Rule 26, referenced in Rule 34, generally governs the duty of parties to disclose information during discovery. Section (b)(2)(B) states:

A party need not provide discovery of electronically stored information from sources that the party identifies as not reasonably accessible because of undue burden or cost. On motion to compel discovery or for a protective order, the party from whom discovery is sought must show that the information is not reasonably accessible because of undue burden or cost. If that showing is made, the court may nonetheless order discovery from such sources if the requesting party shows good cause, considering the limitations of Rule 26(b)(2)(C). The court may specify conditions for the discovery.

The above section refers parties and practitioners to the limitations on disclosing requested information described in Rule 26(b)(2)(C), including whether the burden or expense of the proposed discovery outweighs its likely benefit, taking into account the needs of the case, the amount in controversy, the parties' resources, the importance of the issues at stake in the litigation, and the importance of the proposed discovery in resolving the issues. Defendant does not argue that any of these limitations apply in this case. Rather, Defendant explains in its opposition the nature of the ESI requested by Plaintiff, the manner in which the ESI is stored and managed by the medical billing software application, and the inability of the software to regenerate an historical aging report, as verified by its manufacturer. Simply stated, Defendant argues that the discovery requested by Plaintiff no longer exists, even electronically.
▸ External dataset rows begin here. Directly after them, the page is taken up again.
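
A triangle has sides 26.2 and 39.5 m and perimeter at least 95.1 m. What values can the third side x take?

Triangle inequality alone gives 13.3 < x < 65.7.
The perimeter condition gives x ≥ 95.1 − 26.2 − 39.5 = 29.4.
Intersecting the two: 29.4 ≤ x < 65.7.

29.4 ≤ x < 65.7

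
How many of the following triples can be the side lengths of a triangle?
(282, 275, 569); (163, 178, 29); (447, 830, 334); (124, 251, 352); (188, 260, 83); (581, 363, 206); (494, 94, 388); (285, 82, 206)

4

(275,282,569): 275+282 ≤ 569 → not valid
(29,163,178): 29+163 > 178 → valid
(334,447,830): 334+447 ≤ 830 → not valid
(124,251,352): 124+251 > 352 → valid
(83,188,260): 83+188 > 260 → valid
(206,363,581): 206+363 ≤ 581 → not valid
(94,388,494): 94+388 ≤ 494 → not valid
(82,206,285): 82+206 > 285 → valid
4 of the 8 triples form a triangle.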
Plaintiff seeks ESI from a specific period of time, preserved in a specific format. Defendant could have provided Plaintiff with data in the requested format, i.e. an aging report on their current accounts receivable, however the data compilation would not have been germane to the relevant time period. An aging report generated any time after Plaintiff's termination is not responsive to Plaintiff's discovery request, which specifically requested production of reports from 2004/2005. Instead, as a final means of supplementing its response to the best of its ability, Defendant provided Plaintiff with historical data gathered from its accounts receivable aged over 120 days in an attempt to capture discreet information from the relevant time period. (Defendant's Opposition, 5, Ex "3.") Defendant asserts that this production constituted its last best effort to respond to Request No. 7.

Without evidence to the contrary, and based on its supporting exhibits and declaration of counsel, the Court is satisfied that Defendant has performed its discovery obligations to the best of its ability. The software that manages the ESI sought by Plaintiff performs continuous updating as new billing information is received by the system, automatically changing the status of accounts and therefore the current aging report, rendering a report from a specific time and date impossible to reproduce once new data enters the system. If a document or thing does not exist, it cannot be in the possession, custody, or control of a party and therefore cannot be produced for inspection. See Dunn v. Trans World Airlines, Inc., 589 F.2d 408 (9th Cir. 1978) (holding that the district court did not abuse its discretion in not imposing any sanctions for the plaintiff's failure to produce medical records which were no longer in existence).*fn4

The Court finds that although Plaintiff established that the information contained in the aging reports from the February 2004 -- February 2005 time period would have been relevant to this litigation, Defendant has met its burden of demonstrating to the Court that the reports no longer exist as tangible documents and cannot be regenerated electronically.


Based on the foregoing, Plaintiff's Motion to Compel [Doc. No. 28] is DENIED. The parties are reminded that discovery in this case is closed and the thirty-day period for filing motions to compel has expired. As such, no further discovery motions shall be considered by the Court.